Is 'ungdom' used to refer to the youth as a whole and 'ungdomarna' for a certain group of them? Or are they the same?
Here are some examples of how the word "youngster" is used:
"Advertising of the iPhone has led it to become very popular. If a youngster is going to get a phone for the first time, there is a huge change that he/she will get an iPhone just because it’s an option which everyone knows about."
"Promising West Brom youngster popular for all the right reasons. . . . West Bromwich Albion's most endearing midfield enforcer might need to toughen up, with Ben Foster suggesting the teenager is 'almost too nice.'"
"PEER GROUPS: Social skills --> youngster’s popularity during adolescence Some youngsters – both boys and girls –are both aggressive and popular at the same time"
"They're too quiet! What are those youngsters doing?" Parents, especially grandparents, would refer to youths who might get into mischief as "youngsters." It is a semi-affectionate term. Generally "youngsters" refers to adolescents, but the term can be used for a wider range of young people, including anyone younger than the speaker: "Those youngsters haven't discovered really good music yet."
Is undomarna a common way to refer to children? In english I would never expect anyone under 70 to say youths or youngsters...
It's a common word, but it's not used about children, but young people. There doesn't seem to be a perfect English equivalent, but ungdomar could be roughly 15-25.
I would maybe call that age group "young adults"? That seems about the same age range to me.

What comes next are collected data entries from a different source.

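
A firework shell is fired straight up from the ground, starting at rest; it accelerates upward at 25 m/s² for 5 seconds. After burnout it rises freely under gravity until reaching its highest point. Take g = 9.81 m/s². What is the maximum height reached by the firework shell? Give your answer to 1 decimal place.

Phase 1 (powered ascent): v₀ = 0 m/s, a = 25 m/s².
v = v₀ + at = 0 + (25)(5) = 125 m/s
Δx = v₀t + ½at² = 0·5 + 0.5·25·5² = 312 m

Phase 2 (coasting upward): v₀ = 125 m/s, a = -9.81 m/s².
v = v₀ + at → t = (0 − 125) / -9.81 = 12.7 s
v² = v₀² + 2aΔx → Δx = (0² − 125²)/(2·-9.81) = 796 m
Maximum height = 312 + 796 = 1110 m

1108.9 m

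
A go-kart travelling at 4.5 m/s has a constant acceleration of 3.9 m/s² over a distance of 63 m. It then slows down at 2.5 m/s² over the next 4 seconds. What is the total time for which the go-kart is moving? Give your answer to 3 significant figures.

Phase 1 (accelerating): v₀ = 4.50 m/s, a = 3.9 m/s².
v² = v₀² + 2aΔx = 4.50² + 2·3.9·63 = 512 → v = 22.6 m/s
t = (v − v₀)/a = (22.6 − 4.50)/3.9 = 4.65 s

Phase 2 (decelerating): v₀ = 22.6 m/s, a = -2.5 m/s².
v = v₀ + at = 22.6 + (-2.5)(4) = 12.6 m/s
Δx = v₀t + ½at² = 22.6·4 + 0.5·-2.5·4² = 70.5 m
Total time = 4.65 + 4.00 = 8.65 s

8.65 s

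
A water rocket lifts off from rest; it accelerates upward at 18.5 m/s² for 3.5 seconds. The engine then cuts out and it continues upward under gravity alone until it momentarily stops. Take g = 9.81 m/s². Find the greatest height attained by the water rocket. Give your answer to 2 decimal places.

Phase 1 (powered ascent): v₀ = 0 m/s, a = 18.5 m/s².
v = v₀ + at = 0 + (18.5)(3.5) = 64.8 m/s
Δx = v₀t + ½at² = 0·3.5 + 0.5·18.5·3.5² = 113 m

Phase 2 (coasting upward): v₀ = 64.8 m/s, a = -9.81 m/s².
v = v₀ + at → t = (0 − 64.8) / -9.81 = 6.60 s
v² = v₀² + 2aΔx → Δx = (0² − 64.8²)/(2·-9.81) = 214 m
Maximum height = 113 + 214 = 327 m

327.00 m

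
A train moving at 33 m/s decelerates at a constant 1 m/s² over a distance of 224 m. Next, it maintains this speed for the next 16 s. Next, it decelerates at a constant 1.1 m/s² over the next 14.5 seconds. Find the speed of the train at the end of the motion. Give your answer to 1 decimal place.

Phase 1 (decelerating): v₀ = 33.0 m/s, a = -1 m/s².
v² = v₀² + 2aΔx = 33.0² + 2·-1·224 = 641 → v = 25.3 m/s
t = (v − v₀)/a = (25.3 − 33.0)/-1 = 7.68 s

Phase 2 (constant speed): v₀ = 25.3 m/s, a = 0 m/s².
v = v₀ + at = 25.3 + (0)(16) = 25.3 m/s
Δx = v₀t + ½at² = 25.3·16 + 0.5·0·16² = 405 m

Phase 3 (decelerating): v₀ = 25.3 m/s, a = -1.1 m/s².
v = v₀ + at = 25.3 + (-1.1)(14.5) = 9.37 m/s
Δx = v₀t + ½at² = 25.3·14.5 + 0.5·-1.1·14.5² = 251 m
Final speed = 9.37 m/s

9.4 m/s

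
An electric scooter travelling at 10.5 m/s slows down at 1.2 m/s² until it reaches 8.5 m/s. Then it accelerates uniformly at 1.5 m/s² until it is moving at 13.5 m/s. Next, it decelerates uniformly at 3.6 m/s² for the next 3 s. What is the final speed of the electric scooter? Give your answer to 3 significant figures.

Phase 1 (decelerating): v₀ = 10.5 m/s, a = -1.2 m/s².
v = v₀ + at → t = (8.5 − 10.5) / -1.2 = 1.67 s
v² = v₀² + 2aΔx → Δx = (8.5² − 10.5²)/(2·-1.2) = 15.8 m

Phase 2 (accelerating): v₀ = 8.50 m/s, a = 1.5 m/s².
v = v₀ + at → t = (13.5 − 8.50) / 1.5 = 3.33 s
v² = v₀² + 2aΔx → Δx = (13.5² − 8.50²)/(2·1.5) = 36.7 m

Phase 3 (decelerating): v₀ = 13.5 m/s, a = -3.6 m/s².
v = v₀ + at = 13.5 + (-3.6)(3) = 2.70 m/s
Δx = v₀t + ½at² = 13.5·3 + 0.5·-3.6·3² = 24.3 m
Final speed = 2.70 m/s

2.70 m/s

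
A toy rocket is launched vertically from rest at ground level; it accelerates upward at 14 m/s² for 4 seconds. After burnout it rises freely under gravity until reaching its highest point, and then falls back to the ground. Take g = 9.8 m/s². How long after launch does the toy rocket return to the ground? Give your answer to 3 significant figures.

17.2 s

Phase 1 (powered ascent): v₀ = 0 m/s, a = 14 m/s².
v = v₀ + at = 0 + (14)(4) = 56.0 m/s
Δx = v₀t + ½at² = 0·4 + 0.5·14·4² = 112 m

Phase 2 (coasting upward): v₀ = 56.0 m/s, a = -9.8 m/s².
v = v₀ + at → t = (0 − 56.0) / -9.8 = 5.71 s
v² = v₀² + 2aΔx → Δx = (0² − 56.0²)/(2·-9.8) = 160 m

Phase 3 (free fall): v₀ = 0 m/s, a = -9.8 m/s².
Falls 272 m from rest: t = √(2·272/9.8) = 7.45 s; v = g·t = 73.0 m/s.
Total time = 4.00 + 5.71 + 7.45 = 17.2 s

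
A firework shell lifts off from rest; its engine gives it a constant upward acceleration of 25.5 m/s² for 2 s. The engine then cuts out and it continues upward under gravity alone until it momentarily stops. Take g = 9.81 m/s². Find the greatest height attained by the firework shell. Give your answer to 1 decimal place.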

We call that group unga vuxna (and some of the ungdomar definitely aren't adults.)
Maybe "adolescent", then? Though I think that refers more to ages 13-20 or so. To some, I think young adult can mean 20-40, but to others it can mean 15-25ish, or at least that's what I think of when I hear "young adult". I don't think any of the english words like that have such a clearly defined age, but that could just be me. (Same with youth, which I think of as kind of 5ish-15, but aparently some thing of it as more what ungdomar are)
Yeah, there's no perfect translation for this word. I'll leave it to the English native speakers on the team to decide if we should change it and in that case into what.
In my experience what age range an English speaker is talking about in situations like this depends a lot on the age of the speaker. 'Young people' can often mean anyone who's at least one generation younger than the speaker (though certainly not always).
It's one reason the term 'Millennial' is kinda loaded. It refers to a specific cohort of people, but kinda became synonymous with 'young adult'. So when people of that cohort began entering their 30s (and soon 40s), it started to feel really dissonant.
Could anyone knowing any slavic languages confirm whether or not this is relatedd to the word "omladina"
The judge in "My Cousin Vinnie": Did you say "youts? Vinnie: Excuse me, your honor... two youths.